C’est sur une note d’espoir que ce premier opus de Denis Achalle commence. "Have faith" est le premier de la liste de quatorze titres de l’album Feelings dont la sortie officielle est prévue dimanche, 17 juin 2007 à Limbé, à travers un gigantesque concert sur la plage et accompagné des deux familles de star2demain 2006 et 2007. De sa voix de velours, enveloppante, Denis Achalle raconte comment toute personne peut réussir "en gardant la foi" dans ce qu’il fait. Il y croit tellement fort que celui qui est entré dans la musique par la chorale transmet une émotion vraie dans ses cris, qui ressemblent à ceux de Whitney Houston, aigus au début, mais qui s’adoucissent vers la fin. Jusqu’à ne plus être qu’un murmure. Un souffle.

C’est dans ce jeu de timbre, de véritables volte-face que ce chanteur va conduire le mélomane tout au long de cet album. A peine âgé de 20 ans, il parle aux Teenegers dans le titre "Ngeme". Il puise dans le camfranglais, dans un style qui lui est propre, et envoie un message aux jeunes. "Tu ne peux pas t’asseoir et l’argent vient te trouver là là là. C’est pour cela qu’on doit se débrouiller sinon le ngeme va nous kill dans notre propre countrie", chante-t-il. Les amoureux du Flamenco sont servis dans "Mi amor". Dès lors, on rentre dans la partie énergique et dansante de l’opus. Lequel est déjà considéré comme un tube, et qui coule avec ses tranches relevées de lambada. "Bunya" est, en fait, une chanson qui s’inspire d’un titre de Angélique Kidjo avec laquelle Achalle a travaillé pour mettre les ingrédients qui permettraient aux Camerounais de se retrouver. Un peu de duala, des lignes de guitares de makossa, des tam-tams, des voix colorées… Voilà la recette qui a permis la fabrication du titre "Bunya", actuellement fredonné partout au Cameroun.

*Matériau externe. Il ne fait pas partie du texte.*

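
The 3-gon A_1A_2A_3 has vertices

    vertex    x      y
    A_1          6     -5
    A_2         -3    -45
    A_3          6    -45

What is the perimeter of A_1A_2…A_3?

|A_1A_2| = √((-9)² + (-40)²) = √1681 = 41
|A_2A_3| = √((9)² + (0)²) = √81 = 9
|A_3A_1| = √((0)² + (40)²) = √1600 = 40
Perimeter = 41 + 9 + 40 = 90.

90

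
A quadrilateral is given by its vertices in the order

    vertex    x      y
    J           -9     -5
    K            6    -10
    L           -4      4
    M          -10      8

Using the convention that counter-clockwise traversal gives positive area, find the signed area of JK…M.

Apply the shoelace (surveyor's) formula: 2A = Σ (x_i·y_{i+1} − x_{i+1}·y_i), indices taken mod 4.
Cross-terms: 120, -16, 8, 122  ⇒  Σ = 234
Signed area = Σ/2 = 117 (positive ⇒ counter-clockwise traversal).

117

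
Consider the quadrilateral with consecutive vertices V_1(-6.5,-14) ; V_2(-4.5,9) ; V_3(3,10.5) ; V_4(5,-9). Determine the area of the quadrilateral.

Apply the shoelace (surveyor's) formula: 2A = Σ (x_i·y_{i+1} − x_{i+1}·y_i), indices taken mod 4.
V_1→V_2: (-6.5)(9) − (-4.5)(-14) = -121.5
V_2→V_3: (-4.5)(10.5) − (3)(9) = -74.25
V_3→V_4: (3)(-9) − (5)(10.5) = -79.5
V_4→V_1: (5)(-14) − (-6.5)(-9) = -128.5
Σ = -403.75
Area = |Σ|/2 = 201.875.

201.875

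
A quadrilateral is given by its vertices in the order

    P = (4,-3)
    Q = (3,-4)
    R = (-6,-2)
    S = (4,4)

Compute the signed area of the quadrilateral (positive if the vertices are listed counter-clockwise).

Apply Gauss's area formula: 2A = Σ (x_i·y_{i+1} − x_{i+1}·y_i), indices taken mod 4.
Σ = (-7) + (-30) + (-16) + (-28) = -81
Signed area = Σ/2 = -40.5 (negative ⇒ clockwise traversal).

-40.5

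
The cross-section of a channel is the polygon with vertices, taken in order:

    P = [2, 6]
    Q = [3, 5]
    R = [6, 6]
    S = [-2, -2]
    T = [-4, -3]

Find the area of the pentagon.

Cross-terms: -8, -12, 0, -2, -18  ⇒  Σ = -40
Area = |Σ|/2 = 20.

20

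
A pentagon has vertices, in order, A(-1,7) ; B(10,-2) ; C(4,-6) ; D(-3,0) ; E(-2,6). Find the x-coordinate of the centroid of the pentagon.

Apply the surveyor's formula. First the cross-terms c_i = x_i·y_{i+1} − x_{i+1}·y_i:
  -68, -52, -18, -18, -8  ⇒  2A = -164, A = -82.
Then Σ (x_i + x_{i+1})·c_i = -1244, so x̄ = -1244 / (6·(-82)) = 311/123.

311/123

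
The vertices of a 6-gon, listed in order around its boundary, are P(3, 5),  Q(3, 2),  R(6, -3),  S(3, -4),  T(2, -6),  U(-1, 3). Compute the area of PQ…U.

34.5

Apply Gauss's area formula: 2A = Σ (x_i·y_{i+1} − x_{i+1}·y_i), indices taken mod 6.
Σ = (-9) + (-21) + (-15) + (-10) + (0) + (-14) = -69
Area = |Σ|/2 = 34.5.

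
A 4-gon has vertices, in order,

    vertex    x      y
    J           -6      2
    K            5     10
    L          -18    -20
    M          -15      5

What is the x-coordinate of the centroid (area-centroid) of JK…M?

-595/57

Apply the shoelace formula. First the cross-terms c_i = x_i·y_{i+1} − x_{i+1}·y_i:
  -70, 80, -390, 0  ⇒  2A = -380, A = -190.
Then Σ (x_i + x_{i+1})·c_i = 11900, so x̄ = 11900 / (6·(-190)) = -595/57.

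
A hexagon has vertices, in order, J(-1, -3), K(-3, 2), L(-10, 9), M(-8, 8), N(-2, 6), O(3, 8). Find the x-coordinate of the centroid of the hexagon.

-563/279

Apply the shoelace (surveyor's) formula. First the cross-terms c_i = x_i·y_{i+1} − x_{i+1}·y_i:
  -11, -7, -8, -32, -34, -1  ⇒  2A = -93, A = -46.5.
Then Σ (x_i + x_{i+1})·c_i = 563, so x̄ = 563 / (6·(-46.5)) = -563/279.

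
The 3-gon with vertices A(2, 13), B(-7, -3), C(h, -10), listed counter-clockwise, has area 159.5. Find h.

The doubled signed area Σ (x_i y_{i+1} − x_{i+1} y_i) is linear in h.
With h=0 it equals 175; the coefficient of h is 16 (from the two edges through C).
So 16·h + 175 = 2·159.5 = 319 ⇒ h = 9.

9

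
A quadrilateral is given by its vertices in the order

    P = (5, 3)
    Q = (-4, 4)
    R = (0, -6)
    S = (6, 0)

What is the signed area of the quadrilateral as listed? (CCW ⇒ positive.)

55

P→Q: (5)(4) − (-4)(3) = 32
Q→R: (-4)(-6) − (0)(4) = 24
R→S: (0)(0) − (6)(-6) = 36
S→P: (6)(3) − (5)(0) = 18
Σ = 110
Signed area = Σ/2 = 55 (positive ⇒ counter-clockwise traversal).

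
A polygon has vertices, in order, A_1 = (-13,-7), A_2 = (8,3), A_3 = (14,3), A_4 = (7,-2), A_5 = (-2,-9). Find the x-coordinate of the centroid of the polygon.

Apply the shoelace (surveyor's) formula. First the cross-terms c_i = x_i·y_{i+1} − x_{i+1}·y_i:
  17, -18, -49, -67, -103  ⇒  2A = -220, A = -110.
Then Σ (x_i + x_{i+1})·c_i = -300, so x̄ = -300 / (6·(-110)) = 5/11.

5/11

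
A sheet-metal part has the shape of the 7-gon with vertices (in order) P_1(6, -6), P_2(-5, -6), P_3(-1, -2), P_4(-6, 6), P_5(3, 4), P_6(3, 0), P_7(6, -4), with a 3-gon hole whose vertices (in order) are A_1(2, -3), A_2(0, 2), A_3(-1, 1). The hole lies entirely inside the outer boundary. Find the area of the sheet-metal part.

75.5

Outer boundary:
Cross-terms: -66, 4, -18, -42, -12, -12, -12  ⇒  Σ = -158
Area = |Σ|/2 = 79.
Hole:
Apply the shoelace (surveyor's) formula: 2A = Σ (x_i·y_{i+1} − x_{i+1}·y_i), indices taken mod 3.
Σ = (4) + (2) + (1) = 7
Area = |Σ|/2 = 3.5.
Net area = 79 − 3.5 = 75.5.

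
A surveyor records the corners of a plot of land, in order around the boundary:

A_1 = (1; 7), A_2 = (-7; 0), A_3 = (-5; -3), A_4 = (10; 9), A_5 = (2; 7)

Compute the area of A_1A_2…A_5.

57

Σ = (49) + (21) + (-15) + (52) + (7) = 114
Area = |Σ|/2 = 57.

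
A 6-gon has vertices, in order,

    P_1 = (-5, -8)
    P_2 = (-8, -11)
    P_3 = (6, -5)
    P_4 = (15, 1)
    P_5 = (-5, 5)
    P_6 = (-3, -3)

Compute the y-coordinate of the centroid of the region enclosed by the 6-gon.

-128/81

Apply the surveyor's formula. First the cross-terms c_i = x_i·y_{i+1} − x_{i+1}·y_i:
  -9, 106, 81, 80, 30, 9  ⇒  2A = 297, A = 148.5.
Then Σ (y_i + y_{i+1})·c_i = -1408, so ȳ = -1408 / (6·148.5) = -128/81.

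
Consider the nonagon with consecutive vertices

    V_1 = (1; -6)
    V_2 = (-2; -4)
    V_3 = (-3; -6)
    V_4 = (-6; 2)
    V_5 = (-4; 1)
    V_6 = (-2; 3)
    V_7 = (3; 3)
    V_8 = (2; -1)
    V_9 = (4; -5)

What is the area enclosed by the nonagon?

Apply the surveyor's formula: 2A = Σ (x_i·y_{i+1} − x_{i+1}·y_i), indices taken mod 9.
Σ = (-16) + (0) + (-42) + (2) + (-10) + (-15) + (-9) + (-6) + (-19) = -115
Area = |Σ|/2 = 57.5.

57.5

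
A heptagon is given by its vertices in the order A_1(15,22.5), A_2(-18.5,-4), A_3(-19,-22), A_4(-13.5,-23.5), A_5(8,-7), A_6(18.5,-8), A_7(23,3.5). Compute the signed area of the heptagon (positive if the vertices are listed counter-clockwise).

Apply the shoelace (surveyor's) formula: 2A = Σ (x_i·y_{i+1} − x_{i+1}·y_i), indices taken mod 7.
Σ = (356.25) + (331) + (149.5) + (282.5) + (65.5) + (248.75) + (465) = 1898.5
Signed area = Σ/2 = 949.25 (positive ⇒ counter-clockwise traversal).

949.25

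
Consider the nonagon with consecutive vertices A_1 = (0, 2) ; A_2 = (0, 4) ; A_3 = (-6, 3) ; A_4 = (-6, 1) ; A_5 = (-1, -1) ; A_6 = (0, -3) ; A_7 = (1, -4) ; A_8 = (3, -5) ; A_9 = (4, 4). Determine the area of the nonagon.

Σ = (0) + (24) + (12) + (7) + (3) + (3) + (7) + (32) + (8) = 96
Area = |Σ|/2 = 48.

48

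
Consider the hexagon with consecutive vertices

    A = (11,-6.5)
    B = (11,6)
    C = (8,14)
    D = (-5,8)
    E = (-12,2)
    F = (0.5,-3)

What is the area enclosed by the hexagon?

Apply the shoelace (surveyor's) formula: 2A = Σ (x_i·y_{i+1} − x_{i+1}·y_i), indices taken mod 6.
Cross-terms: 137.5, 106, 134, 86, 35, 29.75  ⇒  Σ = 528.25
Area = |Σ|/2 = 264.125.

264.125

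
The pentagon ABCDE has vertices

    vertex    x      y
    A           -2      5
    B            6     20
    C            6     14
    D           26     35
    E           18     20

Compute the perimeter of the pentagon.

94

|AB| = √((8)² + (15)²) = √289 = 17
|BC| = √((0)² + (-6)²) = √36 = 6
|CD| = √((20)² + (21)²) = √841 = 29
|DE| = √((-8)² + (-15)²) = √289 = 17
|EA| = √((-20)² + (-15)²) = √625 = 25
Perimeter = 17 + 6 + 29 + 17 + 25 = 94.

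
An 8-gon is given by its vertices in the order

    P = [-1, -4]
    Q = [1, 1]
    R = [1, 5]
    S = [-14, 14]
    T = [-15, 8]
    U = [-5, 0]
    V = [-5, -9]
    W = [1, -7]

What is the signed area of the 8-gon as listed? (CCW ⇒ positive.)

Apply the shoelace formula: 2A = Σ (x_i·y_{i+1} − x_{i+1}·y_i), indices taken mod 8.
Σ = (3) + (4) + (84) + (98) + (40) + (45) + (44) + (-11) = 307
Signed area = Σ/2 = 153.5 (positive ⇒ counter-clockwise traversal).

153.5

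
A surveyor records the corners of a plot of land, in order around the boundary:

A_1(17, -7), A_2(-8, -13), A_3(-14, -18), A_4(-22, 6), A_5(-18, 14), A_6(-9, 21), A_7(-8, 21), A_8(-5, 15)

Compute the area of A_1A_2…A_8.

Apply the shoelace (surveyor's) formula: 2A = Σ (x_i·y_{i+1} − x_{i+1}·y_i), indices taken mod 8.
Σ = (-277) + (-38) + (-480) + (-200) + (-252) + (-21) + (-15) + (-220) = -1503
Area = |Σ|/2 = 751.5.

751.5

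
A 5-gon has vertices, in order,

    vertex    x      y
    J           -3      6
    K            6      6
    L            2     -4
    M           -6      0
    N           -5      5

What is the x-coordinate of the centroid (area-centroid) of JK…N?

Apply the surveyor's formula. First the cross-terms c_i = x_i·y_{i+1} − x_{i+1}·y_i:
  -54, -36, -24, -30, -15  ⇒  2A = -159, A = -79.5.
Then Σ (x_i + x_{i+1})·c_i = 96, so x̄ = 96 / (6·(-79.5)) = -32/159.

-32/159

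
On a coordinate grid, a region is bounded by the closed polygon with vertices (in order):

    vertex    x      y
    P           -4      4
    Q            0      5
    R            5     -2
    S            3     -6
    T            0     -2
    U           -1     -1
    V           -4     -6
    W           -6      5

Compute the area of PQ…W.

Apply the shoelace (surveyor's) formula: 2A = Σ (x_i·y_{i+1} − x_{i+1}·y_i), indices taken mod 8.
Σ = (-20) + (-25) + (-24) + (-6) + (-2) + (2) + (-56) + (-4) = -135
Area = |Σ|/2 = 67.5.

67.5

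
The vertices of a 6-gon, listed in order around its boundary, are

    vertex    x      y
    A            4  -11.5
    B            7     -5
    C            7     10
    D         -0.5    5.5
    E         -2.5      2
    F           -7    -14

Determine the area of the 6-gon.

203.625

Apply the shoelace formula: 2A = Σ (x_i·y_{i+1} − x_{i+1}·y_i), indices taken mod 6.
A→B: (4)(-5) − (7)(-11.5) = 60.5
B→C: (7)(10) − (7)(-5) = 105
C→D: (7)(5.5) − (-0.5)(10) = 43.5
D→E: (-0.5)(2) − (-2.5)(5.5) = 12.75
E→F: (-2.5)(-14) − (-7)(2) = 49
F→A: (-7)(-11.5) − (4)(-14) = 136.5
Σ = 407.25
Area = |Σ|/2 = 203.625.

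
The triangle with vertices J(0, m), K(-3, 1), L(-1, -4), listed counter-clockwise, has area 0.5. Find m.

The doubled signed area Σ (x_i y_{i+1} − x_{i+1} y_i) is linear in m.
With m=0 it equals 13; the coefficient of m is 2 (from the two edges through J).
So 2·m + 13 = 2·0.5 = 1 ⇒ m = -6.

-6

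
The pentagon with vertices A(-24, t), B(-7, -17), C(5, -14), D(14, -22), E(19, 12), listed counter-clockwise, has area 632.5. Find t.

-11

The doubled signed area Σ (x_i y_{i+1} − x_{i+1} y_i) is linear in t.
With t=0 it equals 1551; the coefficient of t is 26 (from the two edges through A).
So 26·t + 1551 = 2·632.5 = 1265 ⇒ t = -11.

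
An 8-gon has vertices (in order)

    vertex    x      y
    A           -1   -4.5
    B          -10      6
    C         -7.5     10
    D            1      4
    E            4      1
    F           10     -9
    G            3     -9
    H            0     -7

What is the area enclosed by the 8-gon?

149

Cross-terms: -51, -55, -40, -15, -46, -63, -21, -7  ⇒  Σ = -298
Area = |Σ|/2 = 149.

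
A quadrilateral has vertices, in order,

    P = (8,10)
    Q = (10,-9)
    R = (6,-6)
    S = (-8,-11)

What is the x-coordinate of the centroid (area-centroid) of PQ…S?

247/71

Apply the surveyor's formula. First the cross-terms c_i = x_i·y_{i+1} − x_{i+1}·y_i:
  -172, -6, -114, 8  ⇒  2A = -284, A = -142.
Then Σ (x_i + x_{i+1})·c_i = -2964, so x̄ = -2964 / (6·(-142)) = 247/71.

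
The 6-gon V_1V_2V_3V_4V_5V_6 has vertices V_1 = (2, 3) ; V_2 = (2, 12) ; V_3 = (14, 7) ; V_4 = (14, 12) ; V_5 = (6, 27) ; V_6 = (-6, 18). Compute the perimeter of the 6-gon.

|V_1V_2| = √((0)² + (9)²) = √81 = 9
|V_2V_3| = √((12)² + (-5)²) = √169 = 13
|V_3V_4| = √((0)² + (5)²) = √25 = 5
|V_4V_5| = √((-8)² + (15)²) = √289 = 17
|V_5V_6| = √((-12)² + (-9)²) = √225 = 15
|V_6V_1| = √((8)² + (-15)²) = √289 = 17
Perimeter = 9 + 13 + 5 + 17 + 15 + 17 = 76.

76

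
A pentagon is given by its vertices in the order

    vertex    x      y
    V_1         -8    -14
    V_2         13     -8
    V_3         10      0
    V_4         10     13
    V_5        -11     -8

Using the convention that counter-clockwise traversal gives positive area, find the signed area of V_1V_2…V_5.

304.5

Apply Gauss's area formula: 2A = Σ (x_i·y_{i+1} − x_{i+1}·y_i), indices taken mod 5.
Cross-terms: 246, 80, 130, 63, 90  ⇒  Σ = 609
Signed area = Σ/2 = 304.5 (positive ⇒ counter-clockwise traversal).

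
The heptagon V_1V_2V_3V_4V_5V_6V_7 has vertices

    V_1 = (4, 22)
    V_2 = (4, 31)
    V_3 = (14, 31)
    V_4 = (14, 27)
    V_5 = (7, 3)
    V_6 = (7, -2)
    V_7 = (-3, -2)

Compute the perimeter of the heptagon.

|V_1V_2| = √((0)² + (9)²) = √81 = 9
|V_2V_3| = √((10)² + (0)²) = √100 = 10
|V_3V_4| = √((0)² + (-4)²) = √16 = 4
|V_4V_5| = √((-7)² + (-24)²) = √625 = 25
|V_5V_6| = √((0)² + (-5)²) = √25 = 5
|V_6V_7| = √((-10)² + (0)²) = √100 = 10
|V_7V_1| = √((7)² + (24)²) = √625 = 25
Perimeter = 9 + 10 + 4 + 25 + 5 + 10 + 25 = 88.

88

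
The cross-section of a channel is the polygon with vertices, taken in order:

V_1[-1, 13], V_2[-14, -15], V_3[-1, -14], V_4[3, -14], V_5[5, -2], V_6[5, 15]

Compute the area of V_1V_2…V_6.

Apply the shoelace formula: 2A = Σ (x_i·y_{i+1} − x_{i+1}·y_i), indices taken mod 6.
Σ = (197) + (181) + (56) + (64) + (85) + (80) = 663
Area = |Σ|/2 = 331.5.

331.5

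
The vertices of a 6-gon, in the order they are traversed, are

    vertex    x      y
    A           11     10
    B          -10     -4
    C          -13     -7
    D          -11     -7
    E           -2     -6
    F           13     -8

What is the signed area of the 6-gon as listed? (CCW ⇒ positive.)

226

Σ = (56) + (18) + (14) + (52) + (94) + (218) = 452
Signed area = Σ/2 = 226 (positive ⇒ counter-clockwise traversal).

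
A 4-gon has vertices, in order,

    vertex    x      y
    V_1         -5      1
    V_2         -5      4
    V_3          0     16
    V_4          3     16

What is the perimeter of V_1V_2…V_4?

|V_1V_2| = √((0)² + (3)²) = √9 = 3
|V_2V_3| = √((5)² + (12)²) = √169 = 13
|V_3V_4| = √((3)² + (0)²) = √9 = 3
|V_4V_1| = √((-8)² + (-15)²) = √289 = 17
Perimeter = 3 + 13 + 3 + 17 = 36.

36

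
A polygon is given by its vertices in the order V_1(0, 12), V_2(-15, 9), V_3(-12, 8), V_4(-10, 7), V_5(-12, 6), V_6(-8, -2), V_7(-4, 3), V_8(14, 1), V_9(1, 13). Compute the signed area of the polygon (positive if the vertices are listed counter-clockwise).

Cross-terms: 180, -12, -4, 24, 72, -32, -46, 181, 12  ⇒  Σ = 375
Signed area = Σ/2 = 187.5 (positive ⇒ counter-clockwise traversal).

187.5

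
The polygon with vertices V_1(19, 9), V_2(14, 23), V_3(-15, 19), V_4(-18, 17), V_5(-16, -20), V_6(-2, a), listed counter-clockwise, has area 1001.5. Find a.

Write out the shoelace sum; only the two edges meeting at V_6 involve a:
2·Area = [((-16)·a − (-2)·(-20)) + ((-2)·9 − 19·a)] + 1641
       = -35·a + 1583 = 2003
⇒ a = -12.

-12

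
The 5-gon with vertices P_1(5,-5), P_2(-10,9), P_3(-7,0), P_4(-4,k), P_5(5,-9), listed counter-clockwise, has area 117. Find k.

The doubled signed area Σ (x_i y_{i+1} − x_{i+1} y_i) is linear in k.
With k=0 it equals 114; the coefficient of k is -12 (from the two edges through P_4).
So -12·k + 114 = 2·117 = 234 ⇒ k = -10.

-10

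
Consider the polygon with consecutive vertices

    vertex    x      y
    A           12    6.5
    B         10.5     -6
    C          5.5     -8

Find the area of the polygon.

Apply Gauss's area formula: 2A = Σ (x_i·y_{i+1} − x_{i+1}·y_i), indices taken mod 3.
Σ = (-140.25) + (-51) + (131.75) = -59.5
Area = |Σ|/2 = 29.75.

29.75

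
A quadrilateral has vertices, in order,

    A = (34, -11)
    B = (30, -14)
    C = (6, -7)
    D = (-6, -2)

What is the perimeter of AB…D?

84

|AB| = √((-4)² + (-3)²) = √25 = 5
|BC| = √((-24)² + (7)²) = √625 = 25
|CD| = √((-12)² + (5)²) = √169 = 13
|DA| = √((40)² + (-9)²) = √1681 = 41
Perimeter = 5 + 25 + 13 + 41 = 84.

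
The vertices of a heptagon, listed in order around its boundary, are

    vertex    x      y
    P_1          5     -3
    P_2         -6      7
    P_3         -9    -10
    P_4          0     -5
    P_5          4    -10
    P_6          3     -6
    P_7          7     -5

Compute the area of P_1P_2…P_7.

121

Apply the shoelace formula: 2A = Σ (x_i·y_{i+1} − x_{i+1}·y_i), indices taken mod 7.
Σ = (17) + (123) + (45) + (20) + (6) + (27) + (4) = 242
Area = |Σ|/2 = 121.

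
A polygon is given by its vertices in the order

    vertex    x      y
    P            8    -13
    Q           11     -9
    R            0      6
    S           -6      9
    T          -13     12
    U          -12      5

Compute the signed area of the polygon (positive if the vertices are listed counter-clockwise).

206.5

Σ = (71) + (66) + (36) + (45) + (79) + (116) = 413
Signed area = Σ/2 = 206.5 (positive ⇒ counter-clockwise traversal).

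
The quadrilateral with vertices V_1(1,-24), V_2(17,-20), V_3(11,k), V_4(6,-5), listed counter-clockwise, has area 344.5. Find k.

The doubled signed area Σ (x_i y_{i+1} − x_{i+1} y_i) is linear in k.
With k=0 it equals 414; the coefficient of k is 11 (from the two edges through V_3).
So 11·k + 414 = 2·344.5 = 689 ⇒ k = 25.

25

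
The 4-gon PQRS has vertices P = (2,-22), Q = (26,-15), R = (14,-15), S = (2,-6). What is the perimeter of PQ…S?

68

|PQ| = √((24)² + (7)²) = √625 = 25
|QR| = √((-12)² + (0)²) = √144 = 12
|RS| = √((-12)² + (9)²) = √225 = 15
|SP| = √((0)² + (-16)²) = √256 = 16
Perimeter = 25 + 12 + 15 + 16 = 68.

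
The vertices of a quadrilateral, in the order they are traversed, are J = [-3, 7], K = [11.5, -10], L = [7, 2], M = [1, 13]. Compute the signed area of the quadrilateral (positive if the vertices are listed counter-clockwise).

Apply the surveyor's formula: 2A = Σ (x_i·y_{i+1} − x_{i+1}·y_i), indices taken mod 4.
Cross-terms: -50.5, 93, 89, 46  ⇒  Σ = 177.5
Signed area = Σ/2 = 88.75 (positive ⇒ counter-clockwise traversal).

88.75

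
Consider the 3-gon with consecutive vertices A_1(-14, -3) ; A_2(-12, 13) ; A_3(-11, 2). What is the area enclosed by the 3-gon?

19

Apply the shoelace (surveyor's) formula: 2A = Σ (x_i·y_{i+1} − x_{i+1}·y_i), indices taken mod 3.
Cross-terms: -218, 119, 61  ⇒  Σ = -38
Area = |Σ|/2 = 19.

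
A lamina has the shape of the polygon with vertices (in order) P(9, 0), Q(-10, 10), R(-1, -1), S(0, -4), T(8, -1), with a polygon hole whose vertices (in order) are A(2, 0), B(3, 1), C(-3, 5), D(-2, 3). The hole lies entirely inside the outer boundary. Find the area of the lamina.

70

Outer boundary:
Apply the shoelace formula: 2A = Σ (x_i·y_{i+1} − x_{i+1}·y_i), indices taken mod 5.
Σ = (90) + (20) + (4) + (32) + (9) = 155
Area = |Σ|/2 = 77.5.
Hole:
Σ = (2) + (18) + (1) + (-6) = 15
Area = |Σ|/2 = 7.5.
Net area = 77.5 − 7.5 = 70.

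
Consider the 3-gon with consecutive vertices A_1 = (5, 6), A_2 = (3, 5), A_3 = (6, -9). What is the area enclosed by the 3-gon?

15.5

Apply the shoelace (surveyor's) formula: 2A = Σ (x_i·y_{i+1} − x_{i+1}·y_i), indices taken mod 3.
Cross-terms: 7, -57, 81  ⇒  Σ = 31
Area = |Σ|/2 = 15.5.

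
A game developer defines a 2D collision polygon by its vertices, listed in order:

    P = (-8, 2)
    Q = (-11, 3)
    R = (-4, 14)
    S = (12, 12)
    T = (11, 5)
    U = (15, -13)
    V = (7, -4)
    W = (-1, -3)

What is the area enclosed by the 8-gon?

335

Apply the surveyor's formula: 2A = Σ (x_i·y_{i+1} − x_{i+1}·y_i), indices taken mod 8.
P→Q: (-8)(3) − (-11)(2) = -2
Q→R: (-11)(14) − (-4)(3) = -142
R→S: (-4)(12) − (12)(14) = -216
S→T: (12)(5) − (11)(12) = -72
T→U: (11)(-13) − (15)(5) = -218
U→V: (15)(-4) − (7)(-13) = 31
V→W: (7)(-3) − (-1)(-4) = -25
W→P: (-1)(2) − (-8)(-3) = -26
Σ = -670
Area = |Σ|/2 = 335.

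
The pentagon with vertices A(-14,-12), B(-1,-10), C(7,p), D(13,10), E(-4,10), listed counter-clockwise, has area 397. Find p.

-12

Write out the shoelace sum; only the two edges meeting at C involve p:
2·Area = [((-1)·p − 7·(-10)) + (7·10 − 13·p)] + 486
       = -14·p + 626 = 794
⇒ p = -12.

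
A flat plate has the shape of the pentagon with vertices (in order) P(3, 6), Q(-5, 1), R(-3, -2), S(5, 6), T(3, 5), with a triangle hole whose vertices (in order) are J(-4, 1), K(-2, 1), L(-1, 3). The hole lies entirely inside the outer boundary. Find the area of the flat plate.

22

Outer boundary:
Σ = (33) + (13) + (-8) + (7) + (3) = 48
Area = |Σ|/2 = 24.
Hole:
Apply the shoelace formula: 2A = Σ (x_i·y_{i+1} − x_{i+1}·y_i), indices taken mod 3.
J→K: (-4)(1) − (-2)(1) = -2
K→L: (-2)(3) − (-1)(1) = -5
L→J: (-1)(1) − (-4)(3) = 11
Σ = 4
Area = |Σ|/2 = 2.
Net area = 24 − 2 = 22.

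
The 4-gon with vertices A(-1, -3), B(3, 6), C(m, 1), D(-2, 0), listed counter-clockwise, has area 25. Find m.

Write out the shoelace sum; only the two edges meeting at C involve m:
2·Area = [(3·1 − m·6) + (m·0 − (-2)·1)] + 9
       = -6·m + 14 = 50
⇒ m = -6.

-6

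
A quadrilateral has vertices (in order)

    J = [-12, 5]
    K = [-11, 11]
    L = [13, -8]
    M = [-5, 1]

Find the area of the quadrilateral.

Apply the surveyor's formula: 2A = Σ (x_i·y_{i+1} − x_{i+1}·y_i), indices taken mod 4.
Cross-terms: -77, -55, -27, -13  ⇒  Σ = -172
Area = |Σ|/2 = 86.

86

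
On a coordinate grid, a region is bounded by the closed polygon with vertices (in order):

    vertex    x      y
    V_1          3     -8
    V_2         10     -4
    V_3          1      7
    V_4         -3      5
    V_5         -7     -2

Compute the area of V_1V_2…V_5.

135.5

Apply Gauss's area formula: 2A = Σ (x_i·y_{i+1} − x_{i+1}·y_i), indices taken mod 5.
Σ = (68) + (74) + (26) + (41) + (62) = 271
Area = |Σ|/2 = 135.5.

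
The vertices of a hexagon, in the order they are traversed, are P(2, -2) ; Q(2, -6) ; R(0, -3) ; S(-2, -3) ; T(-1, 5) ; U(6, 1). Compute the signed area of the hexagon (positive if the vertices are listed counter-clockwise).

-39

Σ = (-8) + (-6) + (-6) + (-13) + (-31) + (-14) = -78
Signed area = Σ/2 = -39 (negative ⇒ clockwise traversal).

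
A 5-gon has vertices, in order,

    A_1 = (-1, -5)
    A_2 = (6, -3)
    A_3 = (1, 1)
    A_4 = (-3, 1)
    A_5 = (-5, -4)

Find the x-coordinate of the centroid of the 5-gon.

-1/6

Apply Gauss's area formula. First the cross-terms c_i = x_i·y_{i+1} − x_{i+1}·y_i:
  33, 9, 4, 17, 21  ⇒  2A = 84, A = 42.
Then Σ (x_i + x_{i+1})·c_i = -42, so x̄ = -42 / (6·42) = -1/6.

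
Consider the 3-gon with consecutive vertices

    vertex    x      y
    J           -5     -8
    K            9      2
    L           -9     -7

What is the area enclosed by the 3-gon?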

A côté de cette chanson, il y en a d’autres qui ont bercé l’enfance de Denis Achalle et qu’il a voulu reprendre en mettant du sien, pour nous faire redécouvrir ces chansons comme si on les écoutaient pour la première fois. "Mama’s day" est une reprise de Myriam Makeba, le rythme Zulu est resté intacte, les percussions et les montées de voix un peu rauques, à la Tina Turner. C’est la même sensation dans le titre "The love you save" de Quincy Jones. Et le titre "Whithout Love", qui s’inscrit fortement dans le registre de Tracy Chapman. Achalle, s’est exprimé sur cette livraison en français, anglais, duala, zulu, bassa, etc. Le lauréat du concours national de la chanson use de cette aisance linguistique pour apporter un plus dans ses chansons, qui subissent de grosses influences de la world music.

Ce premier album est suffisamment abouti, parce qu’il a connu la participation de professionnels comme Marco Mbella, Joly Priso, San Fan Thomas, Boby Nguimé, Arthur Manga, Blaise Chegue et les chœurs de Gaelle Wondje, Prosper Essola et Nono Flavie. Une bonne brochette de dinosaures de studios, qui reconnaissent que ce qui les a guidés, c’est la rigueur et la recherche de la perfection de celui qu’on surnomme affectueusement "Petit monsieur", et qui est entré dans les petits secrets du piano et de la guitare. En somme un album rassemblant des influences makossa, soul, slow, lambada, flamenco, bootle dance, raggae, etc., que Denis Achalle a décidé de résumer dans le vocable "Feelings".

Repères

Album : Feelings
Auteur : Achalle Denis
Sortie : 17 juin 2007
Producteur : 2Sop&Co
Nombres de titres : 14
A écouter : Have faith, Bunya, Ngeme, Feeling insecured, Mama’s day, Love is blind, Si je chante.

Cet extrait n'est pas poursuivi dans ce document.